Tuesday, June 19, 2007

Some thoughts on Billing and Sector Based Antitrust Immunities

Posted by D. Daniel Sokol

In recent Supreme Court decisions, we have seen a shift from antitrust to sector regulation in a number of sectors- postal (Flamingo), telecom (Trinko) and now securities (Billing).  On the one hand, there is merit to large parts of all of these decisions.  On the other hand, the choice of sector regulation over antitrust through what is in effect an immunity that could be broadened over time should leave us a bit concerned.

In yesterday's opinion, Jutice Breyer writes, "antitrust courts are likely to makeunusually serious mistakes" vis-a-vis sector regulators who have industry knowledge (slip opinion at 16).  There is no one optimal system for how to divide up regulatory competencies between antitrust and sector regulators in regulated industries. The optimal mix depends on the costs and benefits of each institution, its capabilities and effectiveness.  However, when antitrust is excluded, we should be more concerned about the potential of capture of sector regulators by interest groups.  Because antitrust is a law of general applicability, it has fewer problems of capture than sector regulators.  As sector regulation focuses on a specific industry, agency capture is a potential problem of sector regulation and more severe among sector regulators than at antitrust agencies. Repeat players in sector regulation are those in a particular industry with a vested interest in sector outcomes. This repeat play within a narrow band of interests may make sector regulators more prone to capture than antitrust regulators, whose oversights exposes them to many industries and interest groups.

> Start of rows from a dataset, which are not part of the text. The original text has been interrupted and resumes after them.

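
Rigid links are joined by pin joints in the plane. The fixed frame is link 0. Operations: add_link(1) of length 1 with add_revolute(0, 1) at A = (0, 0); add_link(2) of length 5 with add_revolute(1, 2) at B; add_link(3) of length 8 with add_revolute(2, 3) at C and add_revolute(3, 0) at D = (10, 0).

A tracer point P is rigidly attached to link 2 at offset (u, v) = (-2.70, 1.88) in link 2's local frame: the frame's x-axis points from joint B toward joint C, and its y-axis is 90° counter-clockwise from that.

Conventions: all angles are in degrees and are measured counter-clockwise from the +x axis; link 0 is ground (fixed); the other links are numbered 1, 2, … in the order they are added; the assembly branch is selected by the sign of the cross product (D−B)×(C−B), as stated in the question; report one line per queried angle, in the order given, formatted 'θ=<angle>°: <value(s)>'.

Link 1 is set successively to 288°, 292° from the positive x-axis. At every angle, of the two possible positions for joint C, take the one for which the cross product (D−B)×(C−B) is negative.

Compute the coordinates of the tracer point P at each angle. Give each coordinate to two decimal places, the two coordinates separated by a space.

A=(0,0), D=(10.00,0)
θ=288°: B = A + 1.00·(cos288°, sin288°) = (0.3090, -0.9511)
θ=288°: |BD| = 9.7375
θ=288°: circle(B,5.00) ∩ circle(D,8.00): a=2.8662, h=4.0969
θ=288°:   candidates: C₊=(2.7614,3.4062) cross=39.894; C₋=(3.5617,-4.7485) cross=-39.894
θ=288°:   branch - wants cross < 0 → take C=(3.5617,-4.7485) (cross=-39.894)
θ=288°: ex = (C−B)/|BC| = (0.6505,-0.7595); ey = (0.7595,0.6505)
θ=288°: P = B + -2.70·ex + 1.88·ey = (-0.0196,2.3225)
θ=292°: B = A + 1.00·(cos292°, sin292°) = (0.3746, -0.9272)
θ=292°: |BD| = 9.6699
θ=292°: circle(B,5.00) ∩ circle(D,8.00): a=2.8184, h=4.1300
θ=292°:   candidates: C₊=(2.7840,3.4540) cross=39.936; C₋=(3.5760,-4.7679) cross=-39.936
θ=292°:   branch - wants cross < 0 → take C=(3.5760,-4.7679) (cross=-39.936)
θ=292°: ex = (C−B)/|BC| = (0.6403,-0.7681); ey = (0.7681,0.6403)
θ=292°: P = B + -2.70·ex + 1.88·ey = (0.0899,2.3505)

θ=288°: -0.02 2.32
θ=292°: 0.09 2.35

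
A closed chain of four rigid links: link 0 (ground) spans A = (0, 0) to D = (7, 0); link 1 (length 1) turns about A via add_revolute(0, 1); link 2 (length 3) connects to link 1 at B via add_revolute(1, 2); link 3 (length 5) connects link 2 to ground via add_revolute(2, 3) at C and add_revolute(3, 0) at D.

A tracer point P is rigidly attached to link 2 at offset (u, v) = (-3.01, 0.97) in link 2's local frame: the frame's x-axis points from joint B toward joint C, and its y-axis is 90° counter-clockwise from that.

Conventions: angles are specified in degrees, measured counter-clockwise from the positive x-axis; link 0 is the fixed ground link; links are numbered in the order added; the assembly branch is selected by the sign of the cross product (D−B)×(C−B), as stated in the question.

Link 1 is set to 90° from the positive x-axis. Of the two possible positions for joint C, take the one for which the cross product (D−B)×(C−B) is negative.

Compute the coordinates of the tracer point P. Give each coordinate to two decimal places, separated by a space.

A=(0,0), D=(7.00,0)
B = A + 1.00·(cos90°, sin90°) = (0.0000, 1.0000)
|BD| = 7.0711
circle(B,3.00) ∩ circle(D,5.00): a=2.4042, h=1.7944
  candidates: C₊=(2.6338,2.4364) cross=12.689; C₋=(2.1262,-1.1164) cross=-12.689
  branch - wants cross < 0 → take C=(2.1262,-1.1164) (cross=-12.689)
ex = (C−B)/|BC| = (0.7087,-0.7055); ey = (0.7055,0.7087)
P = B + -3.01·ex + 0.97·ey = (-1.4490,3.8109)

-1.45 3.81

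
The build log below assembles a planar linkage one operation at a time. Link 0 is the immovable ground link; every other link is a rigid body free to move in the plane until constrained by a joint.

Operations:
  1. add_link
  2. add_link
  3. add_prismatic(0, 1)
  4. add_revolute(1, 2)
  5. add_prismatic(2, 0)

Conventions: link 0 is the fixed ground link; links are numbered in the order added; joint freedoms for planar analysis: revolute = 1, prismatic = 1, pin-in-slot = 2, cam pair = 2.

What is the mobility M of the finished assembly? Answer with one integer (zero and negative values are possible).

L=1 J1=0 J2=0
add link → L=2 J1=0 J2=0
add link → L=3 J1=0 J2=0
P@0,1 dof=1 J1 → L=3 J1=1 J2=0
R@1,2 dof=1 J1 → L=3 J1=2 J2=0
P@2,0 dof=1 J1 → L=3 J1=3 J2=0
M=3(L−1)−2J1−J2=3·2−2·3−0=0

M = 0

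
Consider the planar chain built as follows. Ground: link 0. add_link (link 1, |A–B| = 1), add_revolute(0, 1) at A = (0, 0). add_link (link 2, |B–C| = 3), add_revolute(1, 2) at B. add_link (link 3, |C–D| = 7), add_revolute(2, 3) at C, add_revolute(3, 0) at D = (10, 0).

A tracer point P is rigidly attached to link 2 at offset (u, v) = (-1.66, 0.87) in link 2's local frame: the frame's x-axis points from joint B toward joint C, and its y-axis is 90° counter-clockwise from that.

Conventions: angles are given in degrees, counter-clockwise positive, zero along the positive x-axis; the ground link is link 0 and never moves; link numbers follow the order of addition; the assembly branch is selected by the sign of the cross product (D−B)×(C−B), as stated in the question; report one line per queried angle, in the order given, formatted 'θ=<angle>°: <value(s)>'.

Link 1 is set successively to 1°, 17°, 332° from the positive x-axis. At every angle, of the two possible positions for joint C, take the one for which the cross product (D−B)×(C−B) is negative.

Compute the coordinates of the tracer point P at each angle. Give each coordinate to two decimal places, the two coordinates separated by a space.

A=(0,0), D=(10.00,0)
θ=1°: B = A + 1.00·(cos1°, sin1°) = (0.9998, 0.0175)
θ=1°: |BD| = 9.0002
θ=1°: circle(B,3.00) ∩ circle(D,7.00): a=2.2779, h=1.9522
θ=1°:   candidates: C₊=(3.2815,1.9652) cross=17.570; C₋=(3.2740,-1.9392) cross=-17.570
θ=1°:   branch - wants cross < 0 → take C=(3.2740,-1.9392) (cross=-17.570)
θ=1°: ex = (C−B)/|BC| = (0.7580,-0.6522); ey = (0.6522,0.7580)
θ=1°: P = B + -1.66·ex + 0.87·ey = (0.3089,1.7596)
θ=17°: B = A + 1.00·(cos17°, sin17°) = (0.9563, 0.2924)
θ=17°: |BD| = 9.0484
θ=17°: circle(B,3.00) ∩ circle(D,7.00): a=2.3139, h=1.9094
θ=17°:   candidates: C₊=(3.3307,2.1260) cross=17.277; C₋=(3.2073,-1.6908) cross=-17.277
θ=17°:   branch - wants cross < 0 → take C=(3.2073,-1.6908) (cross=-17.277)
θ=17°: ex = (C−B)/|BC| = (0.7503,-0.6611); ey = (0.6611,0.7503)
θ=17°: P = B + -1.66·ex + 0.87·ey = (0.2859,2.0425)
θ=332°: B = A + 1.00·(cos332°, sin332°) = (0.8829, -0.4695)
θ=332°: |BD| = 9.1291
θ=332°: circle(B,3.00) ∩ circle(D,7.00): a=2.3738, h=1.8344
θ=332°:   candidates: C₊=(3.1592,1.4846) cross=16.747; C₋=(3.3479,-2.1794) cross=-16.747
θ=332°:   branch - wants cross < 0 → take C=(3.3479,-2.1794) (cross=-16.747)
θ=332°: ex = (C−B)/|BC| = (0.8217,-0.5700); ey = (0.5700,0.8217)
θ=332°: P = B + -1.66·ex + 0.87·ey = (0.0149,1.1915)

θ=1°: 0.31 1.76
θ=17°: 0.29 2.04
θ=332°: 0.01 1.19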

The effects of an immunity from antitrust could be significant.  The extent of sector regulation and the decision-making of sector regulators define the parameters for business regulation. Thus, a sector regulator that sets high barriers to entry affects the competitiveness of a market and the ability of antitrust to function as a policy tool to correct market failures.  Moreover, empirical work on the effects of sector immunities from antitrust on regulated industries suggest industries in which there is no competition fare poorly when compared to those in which there is competition.  As the ICN Report in Seoul notes "breaking up antitrust enforcement into different sectoral branches is somewhat at odds with the objectictive of making non-competitive sectors subject to common antitrust law."

Sector immunities is one of the few areas of agreement across the political spectrum of antitrust scholars.  In short, all agree that sector immunities should be narrowly tailored to fit a particular end.  Ideally, there would be a sunset provision for such immunities so as to revisit the debate at a later time and the better to prevent the unwarranted expansion of such immunities.  On judicially created imminuties, this is tougher so we should always keep on the lookout for judicial over-reaching that expands immunities (which the judiciary is prone to do-- see the FTC State Action Task Force Report for a nice analysis).